- May 11, 2011 at 1:38 pm
I am hoping someone can help me.
I am running a Mac Pro running 10.6.7
Earlier today, i was trying to share some folders with other people on my network. i did something that was pretty stupid. i just gave them permissions to my entire system drive and then applied the permissions to the enclosed items. i just figured i would remove them later and then reapply the changes.
but now i can not access the other 2 drives in my machine. it keeps telling me that i dont have permission to view those drives. when i get the info for those drives, my username and the admin and system permission are set to custom. if i try change them, it just changes back to custom again.
i have removed the person i allowed onto my systems drive but i stil cant access my other drives..
i am trying to verify and repair permissions for my system drive.. it is taking hours. and i dont even know if it will fix the problem…

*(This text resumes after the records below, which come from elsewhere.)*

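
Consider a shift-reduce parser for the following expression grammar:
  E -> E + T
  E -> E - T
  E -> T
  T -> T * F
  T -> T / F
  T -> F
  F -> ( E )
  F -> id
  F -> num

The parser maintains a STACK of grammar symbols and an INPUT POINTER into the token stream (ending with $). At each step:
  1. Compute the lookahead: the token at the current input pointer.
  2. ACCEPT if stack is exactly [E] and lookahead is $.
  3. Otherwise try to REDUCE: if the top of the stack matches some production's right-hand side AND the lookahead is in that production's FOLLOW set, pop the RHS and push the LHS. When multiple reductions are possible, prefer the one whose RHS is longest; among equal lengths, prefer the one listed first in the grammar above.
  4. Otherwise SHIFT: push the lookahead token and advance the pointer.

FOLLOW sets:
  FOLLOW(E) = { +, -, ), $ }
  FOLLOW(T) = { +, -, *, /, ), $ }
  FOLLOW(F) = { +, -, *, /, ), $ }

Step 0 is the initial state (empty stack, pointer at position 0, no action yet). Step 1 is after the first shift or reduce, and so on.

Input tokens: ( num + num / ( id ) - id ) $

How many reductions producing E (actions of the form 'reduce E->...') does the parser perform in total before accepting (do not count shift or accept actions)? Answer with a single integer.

Step 1: shift (. Stack=[(] ptr=1 lookahead=num remaining=[num + num / ( id ) - id ) $]
Step 2: shift num. Stack=[( num] ptr=2 lookahead=+ remaining=[+ num / ( id ) - id ) $]
Step 3: reduce F->num. Stack=[( F] ptr=2 lookahead=+ remaining=[+ num / ( id ) - id ) $]
Step 4: reduce T->F. Stack=[( T] ptr=2 lookahead=+ remaining=[+ num / ( id ) - id ) $]
Step 5: reduce E->T. Stack=[( E] ptr=2 lookahead=+ remaining=[+ num / ( id ) - id ) $]
Step 6: shift +. Stack=[( E +] ptr=3 lookahead=num remaining=[num / ( id ) - id ) $]
Step 7: shift num. Stack=[( E + num] ptr=4 lookahead=/ remaining=[/ ( id ) - id ) $]
Step 8: reduce F->num. Stack=[( E + F] ptr=4 lookahead=/ remaining=[/ ( id ) - id ) $]
Step 9: reduce T->F. Stack=[( E + T] ptr=4 lookahead=/ remaining=[/ ( id ) - id ) $]
Step 10: shift /. Stack=[( E + T /] ptr=5 lookahead=( remaining=[( id ) - id ) $]
Step 11: shift (. Stack=[( E + T / (] ptr=6 lookahead=id remaining=[id ) - id ) $]
Step 12: shift id. Stack=[( E + T / ( id] ptr=7 lookahead=) remaining=[) - id ) $]
Step 13: reduce F->id. Stack=[( E + T / ( F] ptr=7 lookahead=) remaining=[) - id ) $]
Step 14: reduce T->F. Stack=[( E + T / ( T] ptr=7 lookahead=) remaining=[) - id ) $]
Step 15: reduce E->T. Stack=[( E + T / ( E] ptr=7 lookahead=) remaining=[) - id ) $]
Step 16: shift ). Stack=[( E + T / ( E )] ptr=8 lookahead=- remaining=[- id ) $]
Step 17: reduce F->( E ). Stack=[( E + T / F] ptr=8 lookahead=- remaining=[- id ) $]
Step 18: reduce T->T / F. Stack=[( E + T] ptr=8 lookahead=- remaining=[- id ) $]
Step 19: reduce E->E + T. Stack=[( E] ptr=8 lookahead=- remaining=[- id ) $]
Step 20: shift -. Stack=[( E -] ptr=9 lookahead=id remaining=[id ) $]
Step 21: shift id. Stack=[( E - id] ptr=10 lookahead=) remaining=[) $]
Step 22: reduce F->id. Stack=[( E - F] ptr=10 lookahead=) remaining=[) $]
Step 23: reduce T->F. Stack=[( E - T] ptr=10 lookahead=) remaining=[) $]
Step 24: reduce E->E - T. Stack=[( E] ptr=10 lookahead=) remaining=[) $]
Step 25: shift ). Stack=[( E )] ptr=11 lookahead=$ remaining=[$]
Step 26: reduce F->( E ). Stack=[F] ptr=11 lookahead=$ remaining=[$]
Step 27: reduce T->F. Stack=[T] ptr=11 lookahead=$ remaining=[$]
Step 28: reduce E->T. Stack=[E] ptr=11 lookahead=$ remaining=[$]
Step 29: accept. Stack=[E] ptr=11 lookahead=$ remaining=[$]

Answer: 5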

does anyone know how i can fix this? i have tons of information on those drives that i really need.
- May 11, 2011 at 3:12 pm
you can probably fix it via enabling root:
and fixing permissions via the shell (aka terminal) – it is how permissions are actually stored and managed in the unix system underneath. here’s some tutorials:
your main commands will be chgrp, chmod and chown (all with a recursive “-R” flag to get all contents). of course not knowing what your original setup was i can’t advise on that, but you should be able to at least get them readable again…
- May 11, 2011 at 3:38 pm
I did a reinstall….
once that was done i still had the same problems, but then i tried again to change the privileges from custom to read and write
it seems to have worked…. im running a permissions repair again. but for now most of it seems to be sorted out.
thanks for your response…
if it gives me any more hassles i will try enabling root
- May 12, 2011 at 12:57 pm
Note that you don’t need to “enable root”, you just need to become root.
sudo su –
It will then ask for your password and you are root. (Don’t forget the dash, and don’t forget to exit when finished.
- May 12, 2011 at 3:36 pm
unless os x security models have changed, i believe that they still do not allow root access by default and it must be turned on before doing what jerry says, which indeed will get you to root once you can do so…
- May 13, 2011 at 7:24 am
I have had no problems accessing those other drives since i reinstalled the OS..
but i didnt do a fresh install.
and i am still getting lots of weird glitches on my system drive.
when i try verify my permissions it comes up with pages of errors, and then i repair them. but when i try verify again those errors are all still there. and there are programs that arent working right..
is there any way to restore things to how they should be? or is it just safer to format the systems drive and do a fresh install. i would rather try avoid doing that because of all the stuff i would need to spend time reinstalling and updating
- May 24, 2011 at 12:15 am
There are many messages in a permissions repair which come up, but can be safely ignored. You can find a list of such errors at https://support.apple.com/kb/TS1448.
What kind of glitches are you getting? Also, if there are any errors you are getting that come up over and over that are not on that list, what are they?
- May 24, 2011 at 6:09 am
I am getting a couple of error messages when i boot up the machine.
something about an non secure startup item.
There are 2 that i get everytime that i boot up.
the one is for netvault, and the other is for Episode (a telestream product used for encoding)
i have also been having glitches with my DVD drive. It does not seem to be writing discs in finder at all. Whenever i try i get an error telling me that there is too much data to fit onto the disc no matter how little data i try to burn. i thought it was just an issue with finder, but then yesterday i tried to burn a disc using DVD studio pro, and as soon as i inserted a new disc the software crashed,. it happened a few times. it looks like i might need to format my hard drive and start over, but i would really like to avoid this if i can.
- May 24, 2011 at 5:07 pm
The start up items usually do that when the permissions for them have been changed. A Disk Utility Permissions Repair doesn’t always fix this, either. Sometimes when you get the message at start up there is a “Fix” button, but again, this doesn’t always work. The best way to fix it would be to pull the start up items and then run the installer for those applications again.
The items themselves will likely be in /Library/StartupItems
Other places to look would be /Library/LaunchAgents and /Library/LaunchDeamons. If the applications have an uninstaller, using that then reinstalling might be easier than digging out the pieces. If you do decide to go digging, I would start up with a Safe Boot first. This disables Startup and Login items, so it is “safer” to play with them in safe mode. Once you are done digging, restart, then reinstall the apps.
As far as the DVD thing goes, does it happen in a new user account? If you don’t know, can you test it and post the results?